Let's talk numbers. Up to the middle of May this year, 409 people were murdered. That's three people a day. One hundred and seventy-seven women were raped. There were 453 break-ins - in this little country. These are unnaturally high numbers, which, in other countries, would signal a national emergency.
So when the Minister of National Security Bobby Montague calls for a reinstatement of hanging, or when Prime Minister Andrew Holness, in his Budget presentation, indicates his desire to have some murder suspects held without bail, there are a lot of people who cheer.
Some people feel like we need to rid Jamaica of criminals, by any means necessary. And I, too, would probably be all for it, if I were sure we were hanging the right person, and if I were sure we were imprisoning the murderer. If the system were perfect, absolutely. But Jamaica ain't perfect.
Far from it.

HOW MUCH DO WE KNOW?


And I can't help but think, what if I were put on the wrong side of the law in error? Stranger things have happened. In this very imperfect system, I am not at all comfortable with signing away my right to freedom before I am even tried.
So, as lawyers debate the legality of what has been proposed by our leaders, and if the politicians who set the laws are unclear, and the lawyers who defend the law can't agree, what of me and you? It raises a big question in my mind: we, average people, how much do we know about our laws? About our rights?
We see it on the news all the time. When challenged by law enforcement, the first thing out of people's mouths is, "I know my rights." I bet you if you ask that person, "What are your rights? Tell me,", you'll hear silence.
The bitter truth is that most of us live in a country with laws governing our very lives that we don't know, nor do we know how those laws affect us.
Were it not for lawyers, dog woulda nyam a lot of wi supper.
Now, I don't expect us to know the laws with the proficiency of those who earn a living from it. But you need to know if you have a right to a phone call. You need to know for how long the police can lock you up without charging you. You need to know if you bail somebody and they run away, you can then be locked up.

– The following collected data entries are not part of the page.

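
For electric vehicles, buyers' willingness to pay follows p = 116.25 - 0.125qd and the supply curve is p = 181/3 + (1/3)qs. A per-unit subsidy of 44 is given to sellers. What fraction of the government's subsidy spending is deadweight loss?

Pre-subsidy: 116.25 - 0.125q = 181/3 + (1/3)q gives q* = 122 and p* = 101.
With the subsidy, sellers receive ps = pb + 44 for each unit, where pb is the price buyers pay.
On the curves, pb = 116.25 - 0.125q and ps = 181/3 + (1/3)q; the wedge ps − pb = 44 gives 181/3 + (1/3)q − (116.25 - 0.125q) = 44, so q' = 218.
Then pb = 116.25 − 0.125·218 = 89 and ps = 181/3 + (1/3)·218 = 133.
ΔCS = ½(122 + 218)(101 − 89) = 2040; ΔPS = ½(122 + 218)(133 − 101) = 5440.
Government spending = 44 × 218 = 9592.
DWL = ½ × 44 × (218 − 122) = 2112; fraction = 2112 / 9592 = 24/109.

DWL / government spending = 24/109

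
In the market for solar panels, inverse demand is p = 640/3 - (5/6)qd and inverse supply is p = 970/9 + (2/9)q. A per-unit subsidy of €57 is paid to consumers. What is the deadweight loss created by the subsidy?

Deadweight loss = €1539

Pre-subsidy: 640/3 - (5/6)q = 970/9 + (2/9)q gives q* = 100 and p* = 130.
With the rebate, buyers effectively pay pb = ps − 57, where ps is the price sellers receive.
On the curves, pb = 640/3 - (5/6)q and ps = 970/9 + (2/9)q; the wedge ps − pb = 57 gives 970/9 + (2/9)q − (640/3 - (5/6)q) = 57, so q' = 154.
Then pb = 640/3 − (5/6)·154 = 85 and ps = 970/9 + (2/9)·154 = 142.
The subsidy expands output by 154 − 100 = 54 past the efficient level; on those units the gap between marginal cost and willingness to pay runs from 0 up to 57.
DWL = ½ × 57 × 54 = 1539.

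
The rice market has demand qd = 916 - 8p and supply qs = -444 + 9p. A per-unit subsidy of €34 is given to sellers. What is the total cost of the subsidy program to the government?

Pre-subsidy: 916 - 8p = -444 + 9p gives p* = 80, q* = 276.
With the subsidy, sellers receive ps = pb + 34 for each unit, where pb is the price buyers pay.
Supply in terms of pb becomes qs = -444 + 9(pb + 34) = -138 + 9pb. Setting this equal to demand: 916 - 8pb = -138 + 9pb, so pb = 62.
Sellers receive ps = 62 + 34 = 96; q' = 916 − 8·62 = 420.
Government outlay = subsidy × quantity = 34 × 420 = 14280.

Government cost = €14280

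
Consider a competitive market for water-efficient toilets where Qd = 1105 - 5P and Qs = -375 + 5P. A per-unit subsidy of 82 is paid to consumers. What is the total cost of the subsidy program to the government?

Pre-subsidy: 1105 - 5P = -375 + 5P gives P* = 148, Q* = 365.
With the rebate, buyers effectively pay Pb = Ps − 82, where Ps is the price sellers receive.
Demand in terms of Ps becomes Qd = 1105 − 5(Ps − 82) = 1515 - 5Ps. Setting this equal to supply: 1515 - 5Ps = -375 + 5Ps, so Ps = 189.
Buyers pay Pb = 189 − 82 = 107; Q' = -375 + 5·189 = 570.
Government outlay = subsidy × quantity = 82 × 570 = 46740.

Government cost = 46740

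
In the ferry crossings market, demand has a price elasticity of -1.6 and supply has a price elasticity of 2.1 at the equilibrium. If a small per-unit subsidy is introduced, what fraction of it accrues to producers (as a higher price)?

Producer share = 16/37

For a small subsidy around the equilibrium, the benefit split depends on the relative slopes, which at a point are proportional to the elasticities.
Buyer share = εs/(εs + |εd|) = 2.1/(2.1 + 1.6) = 21/37; seller share = |εd|/(εs + |εd|) = 16/37.
So producers capture 16/37 of the subsidy.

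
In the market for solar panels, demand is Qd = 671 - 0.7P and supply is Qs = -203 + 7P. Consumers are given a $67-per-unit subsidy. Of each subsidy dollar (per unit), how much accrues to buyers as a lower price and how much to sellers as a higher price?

Buyers gain 670/11 per unit; sellers gain 67/11 per unit

Pre-subsidy: 671 - 0.7P = -203 + 7P gives P* = 8740/77, Q* = 6507/11.
With the rebate, buyers effectively pay Pb = Ps − 67, where Ps is the price sellers receive.
Demand in terms of Ps becomes Qd = 671 − 0.7(Ps − 67) = 717.9 - 0.7Ps. Setting this equal to supply: 717.9 - 0.7Ps = -203 + 7Ps, so Ps = 9209/77.
Buyers pay Pb = 9209/77 − 67 = 4050/77; Q' = -203 + 7·(9209/77) = 6976/11.
Buyers' price falls by P* − Pb = 8740/77 − 4050/77 = 670/11; sellers' price rises by Ps − P* = 9209/77 − 8740/77 = 67/11.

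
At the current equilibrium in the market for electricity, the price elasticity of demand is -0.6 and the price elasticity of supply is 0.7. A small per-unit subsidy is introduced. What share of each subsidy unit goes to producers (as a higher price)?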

For a privileged few Jamaicans, their first introduction to the laws of this country isn't until and unless they attend the UWI. They have a mandatory course called law, governance, economy and society. How many of us actually get to university? For those who don't, when do they learn about their rights?
The reality is that a disproportionate number of people who have their rights infringed upon have never been to university. They've never been taught what the laws are, or what their rights are.
And it's not just the poor. Most of us just try to live well and stay out of trouble using common sense. Lawyers know the law. The rest of us, if we are to be honest, are just winging it. And that's a dangerous thing.
There was an announcement in 2012 that civics would be back in schools on a wide-scale basis. It hasn't materialised. A similar announcement was made by the current minister of education in March of this year. It needs to happen, and not just at the primary level.
The Child Development Agency has been very good at sharing with primary-school students what their rights are as children. And that's an amazing start.
We need to graduate the conversation in high schools to what our rights are as Jamaicans. School is more than churning out people who can spell and count.
As a government, if we're going to ask our people to be fully functioning, contributing member of the society; if we're going to ask them to play this game called life, we have to teach them the rules.